Each Amoeba process is handled with a so called process descriptor. This is data structure which contains the following information:

  1. The processor and machine architecture for which this process binary was compiled,

  2. an owner capability,

  3. a list of memory segments (at least the text segment),

  4. a list of threads currently executing with additional information about the thread state.

The segment descriptor holds these information:

  1. The segment capability (specifying the owner of the segment),

  2. the start address and size,

  3. status flags of a segment (RO/RW/SHARED…).

Finally the thread descriptor holds information about the current state of each thread of a process:

  1. The program counter IP,

  2. the stack pointer SP,

  3. processor register copy,

  4. flags and signals,

  5. and finally architecture dependent data, for example a fault frame after an exception was raised.

The process descriptor is part of each program binary file with information about the text, initialized and uninitialized data segments, and the main stack segment. The owner of these segments stored in the binary is the fileserver until the process was started.

A process is started by another process (or the kernel for booting) simply by calling a process execution function with the process descriptor read from the binary file. The process creator will be the owner of the new started process. The stack segment, which need to be initialized with the process environment, like environment capabilities and strings, is created using Amoebas fileserver, simply by creating a new temporarily file. This must be done by the process creator. So, the low level process server reads all segments content for the new process from the fileserver, just by examining the segment descriptors and extracting the owner capabilities.

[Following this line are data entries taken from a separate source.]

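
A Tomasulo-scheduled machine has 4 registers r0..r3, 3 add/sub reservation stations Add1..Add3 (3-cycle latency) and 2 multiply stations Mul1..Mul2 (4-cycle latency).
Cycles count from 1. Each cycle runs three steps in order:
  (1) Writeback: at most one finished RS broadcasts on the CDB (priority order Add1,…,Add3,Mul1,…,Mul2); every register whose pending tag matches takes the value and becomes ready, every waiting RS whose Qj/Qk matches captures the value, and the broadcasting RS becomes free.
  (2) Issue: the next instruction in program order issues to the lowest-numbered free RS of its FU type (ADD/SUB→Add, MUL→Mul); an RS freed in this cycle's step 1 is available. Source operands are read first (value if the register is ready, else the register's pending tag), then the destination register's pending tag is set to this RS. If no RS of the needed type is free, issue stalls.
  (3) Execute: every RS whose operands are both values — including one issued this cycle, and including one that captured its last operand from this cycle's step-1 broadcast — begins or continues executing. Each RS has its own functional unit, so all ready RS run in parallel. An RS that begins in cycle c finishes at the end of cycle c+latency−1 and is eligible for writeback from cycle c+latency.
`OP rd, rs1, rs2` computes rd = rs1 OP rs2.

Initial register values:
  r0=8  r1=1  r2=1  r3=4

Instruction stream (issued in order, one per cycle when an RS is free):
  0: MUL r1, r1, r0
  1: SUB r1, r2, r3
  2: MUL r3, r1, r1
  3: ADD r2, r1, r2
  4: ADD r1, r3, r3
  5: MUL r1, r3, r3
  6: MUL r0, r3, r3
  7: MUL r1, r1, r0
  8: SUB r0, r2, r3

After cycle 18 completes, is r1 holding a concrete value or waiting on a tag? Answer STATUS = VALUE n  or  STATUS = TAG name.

cycle 1: issue MUL r1<-Mul1 // r0:8,r1:Mul1,r2:1,r3:4
cycle 2: issue SUB r1<-Add1 // r0:8,r1:Add1,r2:1,r3:4
cycle 3: issue MUL r3<-Mul2 // r0:8,r1:Add1,r2:1,r3:Mul2
cycle 4: issue ADD r2<-Add2 // r0:8,r1:Add1,r2:Add2,r3:Mul2
cycle 5: CDB Add1=-3; issue ADD r1<-Add1 // r0:8,r1:Add1,r2:Add2,r3:Mul2
cycle 6: CDB Mul1=8; issue MUL r1<-Mul1 // r0:8,r1:Mul1,r2:Add2,r3:Mul2
cycle 7: stall // r0:8,r1:Mul1,r2:Add2,r3:Mul2
cycle 8: CDB Add2=-2; stall // r0:8,r1:Mul1,r2:-2,r3:Mul2
cycle 9: CDB Mul2=9; issue MUL r0<-Mul2 // r0:Mul2,r1:Mul1,r2:-2,r3:9
cycle 10: stall // r0:Mul2,r1:Mul1,r2:-2,r3:9
cycle 11: stall // r0:Mul2,r1:Mul1,r2:-2,r3:9
cycle 12: CDB Add1=18; stall // r0:Mul2,r1:Mul1,r2:-2,r3:9
cycle 13: CDB Mul1=81; issue MUL r1<-Mul1 // r0:Mul2,r1:Mul1,r2:-2,r3:9
cycle 14: CDB Mul2=81; issue SUB r0<-Add1 // r0:Add1,r1:Mul1,r2:-2,r3:9
cycle 15: - // r0:Add1,r1:Mul1,r2:-2,r3:9
cycle 16: - // r0:Add1,r1:Mul1,r2:-2,r3:9
cycle 17: CDB Add1=-11 // r0:-11,r1:Mul1,r2:-2,r3:9
cycle 18: CDB Mul1=6561 // r0:-11,r1:6561,r2:-2,r3:9

STATUS = VALUE 6561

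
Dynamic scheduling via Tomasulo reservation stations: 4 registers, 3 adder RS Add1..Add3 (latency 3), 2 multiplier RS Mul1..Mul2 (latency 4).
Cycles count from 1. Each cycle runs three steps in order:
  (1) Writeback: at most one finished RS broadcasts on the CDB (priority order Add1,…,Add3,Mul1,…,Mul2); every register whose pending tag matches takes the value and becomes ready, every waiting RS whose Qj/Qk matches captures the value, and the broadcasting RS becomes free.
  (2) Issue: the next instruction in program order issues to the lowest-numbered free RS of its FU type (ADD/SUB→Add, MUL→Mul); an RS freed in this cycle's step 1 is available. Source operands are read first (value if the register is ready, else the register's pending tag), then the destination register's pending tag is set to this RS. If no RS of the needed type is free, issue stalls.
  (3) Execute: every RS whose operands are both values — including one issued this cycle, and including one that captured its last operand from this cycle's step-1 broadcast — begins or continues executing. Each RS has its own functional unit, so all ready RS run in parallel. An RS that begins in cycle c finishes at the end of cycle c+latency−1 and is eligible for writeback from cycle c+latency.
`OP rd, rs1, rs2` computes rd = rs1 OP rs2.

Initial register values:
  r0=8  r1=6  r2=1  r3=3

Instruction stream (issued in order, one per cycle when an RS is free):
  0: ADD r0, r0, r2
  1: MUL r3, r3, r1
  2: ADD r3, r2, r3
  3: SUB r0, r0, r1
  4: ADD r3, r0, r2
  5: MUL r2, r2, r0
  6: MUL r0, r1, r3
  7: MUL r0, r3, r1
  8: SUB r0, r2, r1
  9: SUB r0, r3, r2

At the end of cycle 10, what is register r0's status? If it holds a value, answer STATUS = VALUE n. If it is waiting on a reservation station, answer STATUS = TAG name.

  c1: issue ADD r0<-Add1  regs: r0:Add1,r1:6,r2:1,r3:3
  c2: issue MUL r3<-Mul1  regs: r0:Add1,r1:6,r2:1,r3:Mul1
  c3: issue ADD r3<-Add2  regs: r0:Add1,r1:6,r2:1,r3:Add2
  c4: CDB Add1=9; issue SUB r0<-Add1  regs: r0:Add1,r1:6,r2:1,r3:Add2
  c5: issue ADD r3<-Add3  regs: r0:Add1,r1:6,r2:1,r3:Add3
  c6: CDB Mul1=18; issue MUL r2<-Mul1  regs: r0:Add1,r1:6,r2:Mul1,r3:Add3
  c7: CDB Add1=3; issue MUL r0<-Mul2  regs: r0:Mul2,r1:6,r2:Mul1,r3:Add3
  c8: stall  regs: r0:Mul2,r1:6,r2:Mul1,r3:Add3
  c9: CDB Add2=19; stall  regs: r0:Mul2,r1:6,r2:Mul1,r3:Add3
  c10: CDB Add3=4; stall  regs: r0:Mul2,r1:6,r2:Mul1,r3:4

STATUS = TAG Mul2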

A running process can be dumped together with his process descriptor to an imagefile and be restarted on another machine simply calling the process execution function again with the current process descriptor.

The process environment, committed to a new process by his stack segment, contains the following information:

  1. program arguments supplied by the user,

  2. standard capabilities:

    • TTY: terminal server for standard output and input,

    • RANDOM: random generator server,

    • TOD: time server,

    • ROOT: the capability of the root directory for accessing files and directories.

  3. string variables, like the terminal type TERM.

The FLIP protocol stack [KAS93] was fully revised and split in an operating system dependent and an independent part. Most of the source code is now fully operating system independent and is shared in the kernel and the AMUNIX implementation.

References

[KAS93]

M.F. Kaashoek, R. van Renesse, H. van Staveren, and A.S. TanenbaumFLIP: an Internetwork Protocol for Supporting Distributed Systems ACM Transactions on Computer Systems, pp. 73-106, Feb. 1993.

[AMSYS]

Amoeba 5.3 System Administration Guide

[AMPRO]

Amoeba 5.3 Programming Guide